L’azienda in questione si chiama Wsense. Il nome non dice molto ai più. Eppure dice già molto a coloro – e fra questi ci sono scienziati e ricercatori di fama mondiale – che stanno lavorando alla rivoluzione prossima ventura: l’Internet of Underwater Things (IoUt). Sì, avete letto bene. Dopo l’Internet of Things ci si prepara ad andare oltre i confini terreni e persino oltre quelli aerei. È tempo di Internet dei mari e degli oceani, di device subacquei, di sensori e reti in grado di comunicare fra loro e trasmettere dati ad alta velocità a profondità inedite. Con quale scopo? C’è più di uno scopo, più di una “missione”, da quelle esplorative a quelle che riguardano la gestione delle emergenze, solo per citare le due grandi aree di impiego già individuate.

Ma veniamo a Wsense: nata nel 2012 come spin off dell’Università Sapienza e specializzata nella messa a punto di soluzioni tecnologicamente avanzate per il monitoraggio terrestre e sottomarino attraverso reti di sensori, nel giro di appena cinque anni è riuscita non solo a posizionarsi come leader del settore ma a diventare un punto di riferimento in una quantità di progetti votati ad “esplorare” le potenzialità degli abissi sottomarini.
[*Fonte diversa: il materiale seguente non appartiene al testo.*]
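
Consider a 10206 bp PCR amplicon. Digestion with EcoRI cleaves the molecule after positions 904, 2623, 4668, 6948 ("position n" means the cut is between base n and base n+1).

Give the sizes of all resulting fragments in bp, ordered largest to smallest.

3258, 2280, 2045, 1719, 904 bp

Linear molecule, 4 cuts → 5 fragments:
  904 − 0 = 904 bp
  2623 − 904 = 1719 bp
  4668 − 2623 = 2045 bp
  6948 − 4668 = 2280 bp
  10206 − 6948 = 3258 bp
Sorted largest to smallest: 3258, 2280, 2045, 1719, 904 bp.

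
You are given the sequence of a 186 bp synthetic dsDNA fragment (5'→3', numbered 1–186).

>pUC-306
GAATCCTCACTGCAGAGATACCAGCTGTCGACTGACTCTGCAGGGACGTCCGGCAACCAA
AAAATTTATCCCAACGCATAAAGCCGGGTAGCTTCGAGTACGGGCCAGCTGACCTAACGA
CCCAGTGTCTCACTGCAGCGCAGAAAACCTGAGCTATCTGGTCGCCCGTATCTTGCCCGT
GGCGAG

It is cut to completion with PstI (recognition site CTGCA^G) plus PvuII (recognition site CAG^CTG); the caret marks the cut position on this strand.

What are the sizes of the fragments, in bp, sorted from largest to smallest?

PstI sites (CTGCAG) start at positions 10, 38, 133.
PstI cuts after base 5 of each site (before the last base), so after positions 14, 42, 137.
PvuII sites (CAGCTG) start at positions 22, 106.
PvuII cuts after base 3 of each site, so after positions 24, 108.
Combined cut positions: 14, 24, 42, 108, 137.
Linear molecule, 5 cuts → 6 fragments:
  1–14 → 14 bp
  15–24 → 10 bp
  25–42 → 18 bp
  43–108 → 66 bp
  109–137 → 29 bp
  138–186 → 49 bp
Sorted largest to smallest: 66, 49, 29, 18, 14, 10 bp.

66, 49, 29, 18, 14, 10 bp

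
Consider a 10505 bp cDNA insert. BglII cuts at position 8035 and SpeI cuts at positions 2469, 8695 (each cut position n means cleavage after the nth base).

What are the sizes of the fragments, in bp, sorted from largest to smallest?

5566, 2469, 1810, 660 bp

Combined cut positions (sorted): 2469, 8035, 8695.
Linear molecule, 3 cuts → 4 fragments:
  2469 − 0 = 2469 bp
  8035 − 2469 = 5566 bp
  8695 − 8035 = 660 bp
  10505 − 8695 = 1810 bp
Sorted largest to smallest: 5566, 2469, 1810, 660 bp.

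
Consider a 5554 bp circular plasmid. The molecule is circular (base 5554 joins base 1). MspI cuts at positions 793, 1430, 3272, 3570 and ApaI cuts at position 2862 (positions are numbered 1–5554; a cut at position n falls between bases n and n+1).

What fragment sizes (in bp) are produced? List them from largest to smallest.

2777, 1432, 637, 410, 298 bp

Combined cut positions (sorted): 793, 1430, 2862, 3272, 3570.
Circular molecule, 5 cuts → 5 fragments:
  1430 − 793 = 637 bp
  2862 − 1430 = 1432 bp
  3272 − 2862 = 410 bp
  3570 − 3272 = 298 bp
  wrap: 5554 − 3570 + 793 = 2777 bp
Sorted largest to smallest: 2777, 1432, 637, 410, 298 bp.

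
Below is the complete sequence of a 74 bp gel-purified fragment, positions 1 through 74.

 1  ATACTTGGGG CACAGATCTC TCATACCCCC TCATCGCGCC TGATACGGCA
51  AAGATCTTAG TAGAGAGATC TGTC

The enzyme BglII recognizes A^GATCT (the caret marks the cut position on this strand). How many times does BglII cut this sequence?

AGATCT occurs starting at positions 14, 52, 66.
BglII cuts at 3 sites.

3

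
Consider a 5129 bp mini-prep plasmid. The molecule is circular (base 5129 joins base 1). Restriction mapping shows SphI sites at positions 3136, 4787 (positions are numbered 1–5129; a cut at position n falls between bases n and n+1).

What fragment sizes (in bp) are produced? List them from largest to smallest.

Circular molecule, 2 cuts → 2 fragments:
  4787 − 3136 = 1651 bp
  wrap: 5129 − 4787 + 3136 = 3478 bp
Sorted largest to smallest: 3478, 1651 bp.

3478, 1651 bp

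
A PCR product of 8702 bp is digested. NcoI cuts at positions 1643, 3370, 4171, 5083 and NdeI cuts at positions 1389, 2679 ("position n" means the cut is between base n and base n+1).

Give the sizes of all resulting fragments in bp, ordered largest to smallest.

Combined cut positions (sorted): 1389, 1643, 2679, 3370, 4171, 5083.
Linear molecule, 6 cuts → 7 fragments:
  1389 − 0 = 1389 bp
  1643 − 1389 = 254 bp
  2679 − 1643 = 1036 bp
  3370 − 2679 = 691 bp
  4171 − 3370 = 801 bp
  5083 − 4171 = 912 bp
  8702 − 5083 = 3619 bp
Sorted largest to smallest: 3619, 1389, 1036, 912, 801, 691, 254 bp.

3619, 1389, 1036, 912, 801, 691, 254 bp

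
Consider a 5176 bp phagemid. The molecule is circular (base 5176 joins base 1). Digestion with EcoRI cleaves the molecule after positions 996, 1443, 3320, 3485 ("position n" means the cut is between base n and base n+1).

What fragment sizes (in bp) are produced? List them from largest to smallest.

2687, 1877, 447, 165 bp

Circular molecule, 4 cuts → 4 fragments:
  1443 − 996 = 447 bp
  3320 − 1443 = 1877 bp
  3485 − 3320 = 165 bp
  wrap: 5176 − 3485 + 996 = 2687 bp
Sorted largest to smallest: 2687, 1877, 447, 165 bp.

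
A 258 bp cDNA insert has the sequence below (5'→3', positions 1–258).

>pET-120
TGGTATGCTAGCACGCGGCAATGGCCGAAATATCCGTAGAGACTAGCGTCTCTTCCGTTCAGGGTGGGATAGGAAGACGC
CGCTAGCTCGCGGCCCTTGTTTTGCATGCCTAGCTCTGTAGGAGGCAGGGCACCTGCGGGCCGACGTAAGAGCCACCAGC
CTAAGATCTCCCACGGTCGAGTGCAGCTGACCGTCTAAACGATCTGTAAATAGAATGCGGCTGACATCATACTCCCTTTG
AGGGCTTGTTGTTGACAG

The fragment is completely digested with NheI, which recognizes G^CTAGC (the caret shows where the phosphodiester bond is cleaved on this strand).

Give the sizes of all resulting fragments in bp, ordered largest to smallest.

NheI sites (GCTAGC) start at positions 7, 82.
NheI cuts after the first base of each site, so after positions 7, 82.
Linear molecule, 2 cuts → 3 fragments:
  1–7 → 7 bp
  8–82 → 75 bp
  83–258 → 176 bp
Sorted largest to smallest: 176, 75, 7 bp.

176, 75, 7 bp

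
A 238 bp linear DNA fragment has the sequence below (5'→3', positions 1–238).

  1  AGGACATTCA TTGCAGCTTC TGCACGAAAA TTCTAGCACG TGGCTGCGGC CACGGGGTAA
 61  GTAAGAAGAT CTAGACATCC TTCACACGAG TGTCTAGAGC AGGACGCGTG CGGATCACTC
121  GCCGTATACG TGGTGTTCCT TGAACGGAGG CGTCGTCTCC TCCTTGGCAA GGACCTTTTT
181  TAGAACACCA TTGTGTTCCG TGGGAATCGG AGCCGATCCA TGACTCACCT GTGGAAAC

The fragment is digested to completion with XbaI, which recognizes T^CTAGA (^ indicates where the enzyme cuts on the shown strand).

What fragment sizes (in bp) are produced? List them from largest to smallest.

XbaI sites (TCTAGA) start at positions 70, 93.
XbaI cuts after the first base of each site, so after positions 70, 93.
Linear molecule, 2 cuts → 3 fragments:
  1–70 → 70 bp
  71–93 → 23 bp
  94–238 → 145 bp
Sorted largest to smallest: 145, 70, 23 bp.

145, 70, 23 bp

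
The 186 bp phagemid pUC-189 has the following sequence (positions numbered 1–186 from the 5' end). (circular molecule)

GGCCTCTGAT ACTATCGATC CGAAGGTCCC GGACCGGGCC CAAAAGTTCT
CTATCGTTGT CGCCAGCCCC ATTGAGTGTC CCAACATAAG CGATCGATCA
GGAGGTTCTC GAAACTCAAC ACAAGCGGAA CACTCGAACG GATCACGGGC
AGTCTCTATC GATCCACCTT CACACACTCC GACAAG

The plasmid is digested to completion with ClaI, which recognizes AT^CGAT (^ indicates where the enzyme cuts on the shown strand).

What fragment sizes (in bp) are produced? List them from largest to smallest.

79, 65, 42 bp

ClaI sites (ATCGAT) start at positions 14, 93, 158.
ClaI cuts after base 2 of each site, so after positions 15, 94, 159.
Circular molecule, 3 cuts → 3 fragments:
  16–94 → 79 bp
  95–159 → 65 bp
  160–186 then 1–15 → 27 + 15 = 42 bp
Sorted largest to smallest: 79, 65, 42 bp.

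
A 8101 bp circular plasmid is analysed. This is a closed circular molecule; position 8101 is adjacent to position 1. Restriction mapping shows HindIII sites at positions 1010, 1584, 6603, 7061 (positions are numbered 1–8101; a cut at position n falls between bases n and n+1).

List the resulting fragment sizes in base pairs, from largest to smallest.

Circular molecule, 4 cuts → 4 fragments:
  1584 − 1010 = 574 bp
  6603 − 1584 = 5019 bp
  7061 − 6603 = 458 bp
  wrap: 8101 − 7061 + 1010 = 2050 bp
Sorted largest to smallest: 5019, 2050, 574, 458 bp.

5019, 2050, 574, 458 bp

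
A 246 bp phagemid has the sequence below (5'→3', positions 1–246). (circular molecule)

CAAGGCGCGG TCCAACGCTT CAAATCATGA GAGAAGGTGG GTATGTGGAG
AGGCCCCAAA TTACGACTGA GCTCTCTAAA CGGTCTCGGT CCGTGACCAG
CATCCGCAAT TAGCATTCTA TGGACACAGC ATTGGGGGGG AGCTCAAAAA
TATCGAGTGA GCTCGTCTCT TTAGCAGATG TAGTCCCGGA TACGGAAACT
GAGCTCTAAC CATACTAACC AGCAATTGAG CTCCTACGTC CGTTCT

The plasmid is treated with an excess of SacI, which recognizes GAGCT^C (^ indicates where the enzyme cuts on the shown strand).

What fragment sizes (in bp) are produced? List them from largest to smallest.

87, 71, 42, 27, 19 bp

SacI sites (GAGCTC) start at positions 69, 140, 159, 201, 228.
SacI cuts after base 5 of each site (before the last base), so after positions 73, 144, 163, 205, 232.
Circular molecule, 5 cuts → 5 fragments:
  74–144 → 71 bp
  145–163 → 19 bp
  164–205 → 42 bp
  206–232 → 27 bp
  233–246 then 1–73 → 14 + 73 = 87 bp
Sorted largest to smallest: 87, 71, 42, 27, 19 bp.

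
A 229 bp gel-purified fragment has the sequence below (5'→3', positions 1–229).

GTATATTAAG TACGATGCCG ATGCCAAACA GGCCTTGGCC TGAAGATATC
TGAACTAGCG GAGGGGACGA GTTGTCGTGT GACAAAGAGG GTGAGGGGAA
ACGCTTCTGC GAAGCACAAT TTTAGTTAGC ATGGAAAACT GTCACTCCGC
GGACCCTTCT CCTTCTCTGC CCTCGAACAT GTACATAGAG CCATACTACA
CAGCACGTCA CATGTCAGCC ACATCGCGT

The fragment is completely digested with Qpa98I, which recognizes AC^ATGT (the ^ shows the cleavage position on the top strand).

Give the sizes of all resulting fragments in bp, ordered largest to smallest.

Qpa98I sites (ACATGT) start at positions 177, 210.
Qpa98I cuts after base 2 of each site, so after positions 178, 211.
Linear molecule, 2 cuts → 3 fragments:
  1–178 → 178 bp
  179–211 → 33 bp
  212–229 → 18 bp
Sorted largest to smallest: 178, 33, 18 bp.

178, 33, 18 bp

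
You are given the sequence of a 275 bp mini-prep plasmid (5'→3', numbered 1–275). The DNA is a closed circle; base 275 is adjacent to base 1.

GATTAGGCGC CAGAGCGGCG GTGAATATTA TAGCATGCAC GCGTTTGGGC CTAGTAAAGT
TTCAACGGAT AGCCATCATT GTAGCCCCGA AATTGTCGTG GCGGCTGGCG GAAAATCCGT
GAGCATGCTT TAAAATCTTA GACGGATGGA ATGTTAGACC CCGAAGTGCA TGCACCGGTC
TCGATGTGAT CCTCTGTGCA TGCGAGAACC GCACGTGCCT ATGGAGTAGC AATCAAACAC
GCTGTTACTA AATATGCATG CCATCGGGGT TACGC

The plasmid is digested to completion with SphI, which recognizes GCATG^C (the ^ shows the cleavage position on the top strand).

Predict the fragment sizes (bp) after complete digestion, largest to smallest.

90, 58, 52, 45, 30 bp

SphI sites (GCATGC) start at positions 33, 123, 168, 198, 256.
SphI cuts after base 5 of each site (before the last base), so after positions 37, 127, 172, 202, 260.
Circular molecule, 5 cuts → 5 fragments:
  38–127 → 90 bp
  128–172 → 45 bp
  173–202 → 30 bp
  203–260 → 58 bp
  261–275 then 1–37 → 15 + 37 = 52 bp
Sorted largest to smallest: 90, 58, 52, 45, 30 bp.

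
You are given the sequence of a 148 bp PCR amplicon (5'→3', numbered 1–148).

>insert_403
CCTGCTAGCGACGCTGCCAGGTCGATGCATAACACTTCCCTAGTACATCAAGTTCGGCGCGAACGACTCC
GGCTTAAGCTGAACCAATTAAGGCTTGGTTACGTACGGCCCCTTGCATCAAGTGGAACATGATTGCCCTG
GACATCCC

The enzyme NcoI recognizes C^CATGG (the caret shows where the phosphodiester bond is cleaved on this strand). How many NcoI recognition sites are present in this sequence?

0

No occurrence of CCATGG is present in the sequence.
NcoI does not cut: 0 sites.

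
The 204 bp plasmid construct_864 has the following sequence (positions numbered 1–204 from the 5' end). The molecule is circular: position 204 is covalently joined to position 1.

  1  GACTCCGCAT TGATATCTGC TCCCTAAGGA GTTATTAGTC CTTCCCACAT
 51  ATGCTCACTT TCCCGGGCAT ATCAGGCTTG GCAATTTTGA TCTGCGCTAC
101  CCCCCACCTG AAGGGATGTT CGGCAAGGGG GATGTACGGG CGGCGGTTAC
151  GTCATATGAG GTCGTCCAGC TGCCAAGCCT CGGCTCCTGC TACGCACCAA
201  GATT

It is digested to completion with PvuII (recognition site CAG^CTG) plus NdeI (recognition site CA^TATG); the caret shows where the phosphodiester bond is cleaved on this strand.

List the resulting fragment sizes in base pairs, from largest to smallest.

The PvuII site (CAGCTG) starts at position 167.
PvuII cuts after base 3 of each site, so after position 169.
NdeI sites (CATATG) start at positions 48, 153.
NdeI cuts after base 2 of each site, so after positions 49, 154.
Combined cut positions: 49, 154, 169.
Circular molecule, 3 cuts → 3 fragments:
  50–154 → 105 bp
  155–169 → 15 bp
  170–204 then 1–49 → 35 + 49 = 84 bp
Sorted largest to smallest: 105, 84, 15 bp.

105, 84, 15 bp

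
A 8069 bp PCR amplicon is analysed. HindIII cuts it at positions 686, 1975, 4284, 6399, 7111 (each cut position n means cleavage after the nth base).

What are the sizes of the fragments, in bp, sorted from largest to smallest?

2309, 2115, 1289, 958, 712, 686 bp

Linear molecule, 5 cuts → 6 fragments:
  686 − 0 = 686 bp
  1975 − 686 = 1289 bp
  4284 − 1975 = 2309 bp
  6399 − 4284 = 2115 bp
  7111 − 6399 = 712 bp
  8069 − 7111 = 958 bp
Sorted largest to smallest: 2309, 2115, 1289, 958, 712, 686 bp.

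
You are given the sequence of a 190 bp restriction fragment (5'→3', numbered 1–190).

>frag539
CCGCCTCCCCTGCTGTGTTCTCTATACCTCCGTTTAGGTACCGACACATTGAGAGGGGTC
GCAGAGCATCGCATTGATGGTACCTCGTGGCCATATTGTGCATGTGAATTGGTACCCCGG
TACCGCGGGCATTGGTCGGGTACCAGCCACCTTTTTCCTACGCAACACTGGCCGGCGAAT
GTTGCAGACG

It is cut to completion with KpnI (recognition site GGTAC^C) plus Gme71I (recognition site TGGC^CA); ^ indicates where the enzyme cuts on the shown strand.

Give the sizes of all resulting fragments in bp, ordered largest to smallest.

KpnI sites (GGTACC) start at positions 37, 79, 111, 119, 139.
KpnI cuts after base 5 of each site (before the last base), so after positions 41, 83, 115, 123, 143.
The Gme71I site (TGGCCA) starts at position 88.
Gme71I cuts after base 4 of each site, so after position 91.
Combined cut positions: 41, 83, 91, 115, 123, 143.
Linear molecule, 6 cuts → 7 fragments:
  1–41 → 41 bp
  42–83 → 42 bp
  84–91 → 8 bp
  92–115 → 24 bp
  116–123 → 8 bp
  124–143 → 20 bp
  144–190 → 47 bp
Sorted largest to smallest: 47, 42, 41, 24, 20, 8, 8 bp.

47, 42, 41, 24, 20, 8, 8 bp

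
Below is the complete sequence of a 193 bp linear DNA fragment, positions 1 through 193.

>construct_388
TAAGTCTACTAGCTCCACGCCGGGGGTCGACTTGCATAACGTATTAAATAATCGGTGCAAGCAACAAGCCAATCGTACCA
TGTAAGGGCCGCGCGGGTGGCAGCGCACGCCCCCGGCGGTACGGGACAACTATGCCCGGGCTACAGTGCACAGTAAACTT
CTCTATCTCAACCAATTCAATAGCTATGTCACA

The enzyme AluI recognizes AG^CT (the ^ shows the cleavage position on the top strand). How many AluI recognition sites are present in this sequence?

2

AGCT occurs starting at positions 11, 182.
AluI cuts at 2 sites.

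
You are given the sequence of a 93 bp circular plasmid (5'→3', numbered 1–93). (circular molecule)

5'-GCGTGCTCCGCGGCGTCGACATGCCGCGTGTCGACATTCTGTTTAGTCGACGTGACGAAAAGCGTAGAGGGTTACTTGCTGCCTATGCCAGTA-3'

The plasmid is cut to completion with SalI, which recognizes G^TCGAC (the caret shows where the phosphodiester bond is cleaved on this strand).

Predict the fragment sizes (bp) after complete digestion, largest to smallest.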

Ed è nel Regno Unito che l’azienda guidata da Chiara Petrioli, docente di Computer Science dell’ateneo capitolino, ha trovato ora fortuna, nonostante la Brexit.

Due le notizie dell’ultim’ora. La prima: Wsense è stata inserita, in qualità di strategic partner, in uno dei più autorevoli cluster di ricerca mondiali, il Noc (National Oceanographic Centre) di Southampton. “Si tratta di un risultato grandioso e di un grande riconoscimento alla nostra professionalità – commenta Petrioli -. Saremo impegnati nell’ulteriore sviluppo delle nostre tecnologie e insieme con il team del Noc potremo dare un forte input alla diffusione dei sistemi di connettività sottomarini”.

La seconda notizia: l’azienda ha inaugurato la sua filiale britannica, la Wsense Ltd e si prepara dunque a trasformare in business ciò che finora è stata attività di ricerca e sperimentazione. Numerose le soluzioni già disponibili e pronte all’uso: sensori, modem acustici e ottici, piattaforme cloud, insomma tutto quanto serve per il networking subacqueo cableless (senza cavi). E a ciò si aggiunge una lunga lista di applicativi specificamente progettati per settori quali l’offshore oil & gas, l’energia, la difesa, il monitoraggio ambientale, l’acquacoltura.

Last but not least: l’azienda si prepara a dare il via a una serie di test nel Mediterraneo, lungo le coste italiane e israeliane, per la realizzazione di una “rete” sottomarina di nuovissima generazione – destinata ad attività di conservazione e monitoraggio – nell’ambito del progetto ArcheoSub, cofinanziato dall’Easme (European Agency for Sme). In campo, anzi in acqua, anche il drone Zeno – “creatura” sottomarina “figlia” dell’Università di Firenze e del suo spin off Mdm–  che sarà in grado di spingersi fino a profondità di circa 100 metri. Le sfide dunque sono molte e impegnative e per Wsense il 2018 sarà un anno determinante. E non è da escludersi che l’azienda un giorno diventi una vera e propria “regina” dei mari connessi. Quando si dice il made in Italy!